This determines the minimum amount. random_read_wakeup_bits can be changed by 
user space:

        {
                .procname       = "read_wakeup_threshold",
                .data           = &random_read_wakeup_bits,
                .maxlen         = sizeof(int),
                .mode           = 0644,
                .proc_handler   = proc_dointvec_minmax,
                .extra1         = &min_read_thresh,
                .extra2         = &max_read_thresh,
        },

min_read_thresh is 8.

Thus, the minimum amount of transfer is 1 byte as far as I read.
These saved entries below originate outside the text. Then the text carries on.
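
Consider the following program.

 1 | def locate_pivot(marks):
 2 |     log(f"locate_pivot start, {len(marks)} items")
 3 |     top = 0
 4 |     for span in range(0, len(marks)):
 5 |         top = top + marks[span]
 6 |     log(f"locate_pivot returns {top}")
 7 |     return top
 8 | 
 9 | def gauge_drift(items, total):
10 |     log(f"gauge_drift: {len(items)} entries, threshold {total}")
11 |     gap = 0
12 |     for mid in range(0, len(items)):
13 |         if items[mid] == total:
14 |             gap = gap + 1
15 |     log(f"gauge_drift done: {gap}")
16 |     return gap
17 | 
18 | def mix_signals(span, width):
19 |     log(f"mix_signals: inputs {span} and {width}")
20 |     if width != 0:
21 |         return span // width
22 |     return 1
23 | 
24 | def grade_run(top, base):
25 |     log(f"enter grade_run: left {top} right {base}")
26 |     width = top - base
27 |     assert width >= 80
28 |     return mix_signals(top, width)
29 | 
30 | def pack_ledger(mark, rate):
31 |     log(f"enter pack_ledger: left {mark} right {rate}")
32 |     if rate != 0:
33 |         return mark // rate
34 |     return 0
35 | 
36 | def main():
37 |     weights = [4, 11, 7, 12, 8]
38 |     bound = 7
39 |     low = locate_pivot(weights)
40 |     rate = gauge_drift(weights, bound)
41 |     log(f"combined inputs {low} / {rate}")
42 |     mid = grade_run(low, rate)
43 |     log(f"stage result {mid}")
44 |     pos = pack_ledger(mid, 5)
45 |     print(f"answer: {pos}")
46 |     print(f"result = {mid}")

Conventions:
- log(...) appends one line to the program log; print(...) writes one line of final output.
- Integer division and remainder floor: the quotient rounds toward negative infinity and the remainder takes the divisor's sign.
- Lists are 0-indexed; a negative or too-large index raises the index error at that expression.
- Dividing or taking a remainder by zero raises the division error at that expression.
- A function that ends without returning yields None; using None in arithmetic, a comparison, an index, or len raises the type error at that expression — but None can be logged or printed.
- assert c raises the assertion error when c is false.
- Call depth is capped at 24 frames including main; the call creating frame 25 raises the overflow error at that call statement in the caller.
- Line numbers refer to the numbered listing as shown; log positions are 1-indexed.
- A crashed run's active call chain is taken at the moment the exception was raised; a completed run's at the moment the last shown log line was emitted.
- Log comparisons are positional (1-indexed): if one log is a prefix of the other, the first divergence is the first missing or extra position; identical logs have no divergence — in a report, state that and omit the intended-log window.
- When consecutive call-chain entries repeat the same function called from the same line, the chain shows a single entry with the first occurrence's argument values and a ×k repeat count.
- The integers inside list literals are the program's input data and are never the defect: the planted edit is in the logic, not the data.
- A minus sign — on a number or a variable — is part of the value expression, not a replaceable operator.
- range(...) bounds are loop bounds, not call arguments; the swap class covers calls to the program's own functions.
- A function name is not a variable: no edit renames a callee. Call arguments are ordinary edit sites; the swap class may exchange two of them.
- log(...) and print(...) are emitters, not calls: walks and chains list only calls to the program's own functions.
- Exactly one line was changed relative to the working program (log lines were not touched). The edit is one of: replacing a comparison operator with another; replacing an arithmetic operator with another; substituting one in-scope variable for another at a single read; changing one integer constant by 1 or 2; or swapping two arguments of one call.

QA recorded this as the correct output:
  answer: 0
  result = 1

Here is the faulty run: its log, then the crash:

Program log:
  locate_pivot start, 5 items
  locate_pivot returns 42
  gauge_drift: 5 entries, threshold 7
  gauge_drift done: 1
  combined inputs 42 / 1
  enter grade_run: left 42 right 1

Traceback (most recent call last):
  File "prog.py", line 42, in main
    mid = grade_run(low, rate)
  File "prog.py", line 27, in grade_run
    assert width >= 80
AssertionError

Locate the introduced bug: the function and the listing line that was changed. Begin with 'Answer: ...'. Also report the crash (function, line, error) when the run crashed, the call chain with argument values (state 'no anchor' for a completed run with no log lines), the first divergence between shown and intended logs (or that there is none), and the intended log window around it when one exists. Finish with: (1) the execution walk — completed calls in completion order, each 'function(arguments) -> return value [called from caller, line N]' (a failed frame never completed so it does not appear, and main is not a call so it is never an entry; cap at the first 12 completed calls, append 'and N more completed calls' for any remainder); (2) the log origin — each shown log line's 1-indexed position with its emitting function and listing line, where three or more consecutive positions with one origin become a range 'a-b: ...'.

Answer: the defect is in grade_run at line 27.
Core observation: A complete run would log 'mix_signals: inputs 42 and 41' next, but this one stopped at 6 lines.
Crash: grade_run, line 27, AssertionError.
Call chain: main -> grade_run(42, 1) (called at line 42).
First divergence: position 7; the shown log stops at 6 lines while the working version next logs 'mix_signals: inputs 42 and 41'.
Intended log window:
  5: combined inputs 42 / 1
  6: enter grade_run: left 42 right 1
  7: mix_signals: inputs 42 and 41
  8: stage result 1
Execution walk:
  locate_pivot([4, 11, 7, 12, 8]) -> 42  [called from main, line 39]
  gauge_drift([4, 11, 7, 12, 8], 7) -> 1  [called from main, line 40]
Origin of each log line:
  1 — locate_pivot, line 2
  2 — locate_pivot, line 6
  3 — gauge_drift, line 10
  4 — gauge_drift, line 15
  5 — main, line 41
  6 — grade_run, line 25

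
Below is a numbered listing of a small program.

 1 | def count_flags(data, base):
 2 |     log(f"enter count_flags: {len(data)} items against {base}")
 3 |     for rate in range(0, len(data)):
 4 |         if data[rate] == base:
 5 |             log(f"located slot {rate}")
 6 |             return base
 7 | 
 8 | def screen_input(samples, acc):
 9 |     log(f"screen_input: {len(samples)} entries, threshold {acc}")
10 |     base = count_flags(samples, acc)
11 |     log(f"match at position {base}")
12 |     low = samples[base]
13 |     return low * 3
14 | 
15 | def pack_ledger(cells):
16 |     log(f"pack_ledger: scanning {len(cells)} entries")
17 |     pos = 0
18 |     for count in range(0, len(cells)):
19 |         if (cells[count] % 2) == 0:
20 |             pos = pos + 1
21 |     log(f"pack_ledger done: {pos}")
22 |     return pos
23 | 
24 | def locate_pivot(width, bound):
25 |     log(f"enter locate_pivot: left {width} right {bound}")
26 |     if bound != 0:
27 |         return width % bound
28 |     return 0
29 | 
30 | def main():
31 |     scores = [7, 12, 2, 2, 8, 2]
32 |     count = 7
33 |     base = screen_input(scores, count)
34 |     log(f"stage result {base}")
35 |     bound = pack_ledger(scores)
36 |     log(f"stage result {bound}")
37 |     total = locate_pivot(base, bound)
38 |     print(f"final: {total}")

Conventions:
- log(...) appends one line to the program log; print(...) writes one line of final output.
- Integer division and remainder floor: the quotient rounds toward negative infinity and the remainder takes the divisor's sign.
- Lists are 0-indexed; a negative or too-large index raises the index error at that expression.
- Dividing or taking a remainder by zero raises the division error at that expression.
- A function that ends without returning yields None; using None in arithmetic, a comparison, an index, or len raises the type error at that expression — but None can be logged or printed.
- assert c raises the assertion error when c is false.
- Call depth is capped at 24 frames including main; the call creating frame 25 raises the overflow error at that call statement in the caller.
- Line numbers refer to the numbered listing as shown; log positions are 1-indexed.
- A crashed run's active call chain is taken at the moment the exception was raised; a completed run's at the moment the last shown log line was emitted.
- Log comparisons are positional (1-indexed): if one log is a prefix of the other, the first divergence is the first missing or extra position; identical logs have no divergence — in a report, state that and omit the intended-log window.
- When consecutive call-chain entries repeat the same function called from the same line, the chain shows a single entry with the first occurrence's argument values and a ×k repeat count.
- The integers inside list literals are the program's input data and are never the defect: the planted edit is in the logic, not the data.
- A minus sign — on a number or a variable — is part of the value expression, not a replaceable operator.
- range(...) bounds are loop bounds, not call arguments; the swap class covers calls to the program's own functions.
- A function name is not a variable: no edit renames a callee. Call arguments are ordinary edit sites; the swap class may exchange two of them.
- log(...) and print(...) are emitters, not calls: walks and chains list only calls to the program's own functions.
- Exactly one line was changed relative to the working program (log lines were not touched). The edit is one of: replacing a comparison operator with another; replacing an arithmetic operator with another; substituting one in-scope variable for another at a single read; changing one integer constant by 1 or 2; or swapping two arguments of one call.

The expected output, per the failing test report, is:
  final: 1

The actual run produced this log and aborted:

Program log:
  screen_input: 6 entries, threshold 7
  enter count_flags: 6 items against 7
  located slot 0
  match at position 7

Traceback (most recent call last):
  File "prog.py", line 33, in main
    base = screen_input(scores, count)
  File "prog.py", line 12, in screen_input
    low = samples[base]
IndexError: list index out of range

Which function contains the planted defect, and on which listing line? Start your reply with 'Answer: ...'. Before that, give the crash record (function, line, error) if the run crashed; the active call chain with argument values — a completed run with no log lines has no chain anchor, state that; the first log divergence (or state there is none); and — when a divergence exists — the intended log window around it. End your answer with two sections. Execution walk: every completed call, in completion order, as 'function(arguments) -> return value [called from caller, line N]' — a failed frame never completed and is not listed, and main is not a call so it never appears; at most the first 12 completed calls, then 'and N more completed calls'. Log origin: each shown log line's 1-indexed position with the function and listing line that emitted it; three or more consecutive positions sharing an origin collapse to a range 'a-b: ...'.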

I concur, 
however, that the default is 64 (bits).

This is what I would suggest to have changed to, say, the absolute minimum of 
64 or 128 bits.



Finally, I still think it is helpful to allow (not mandate) to involve the 
kernel crypto API for the DRNG maintenance (i.e. the supplier for /dev/random 
and /dev/urandom). The reason is that now more and more DRNG implementations 
in hardware pop up. Why not allowing them to be used. I.e. random.c would only 
contain the logic to manage entropy but uses the DRNG requested by a user.

In addition allowing a replacement of the DRNG component (at compile time at 
least) may get us away from having a separate DRNG solution in the kernel 
crypto API. Some users want their chosen or a standardized DRNG to deliver 
random numbers. Thus, we have several DRNGs in the kernel crypto API which are 
seeded by get_random_bytes. Or in user space, many folks need their own DRNG 
in user space in addition to the kernel. IMHO this is all a waste. If we could 
use the user-requested DRNG when producing random numbers for get_random_bytes 
or /dev/urandom or getrandom.

Ciao
Stephan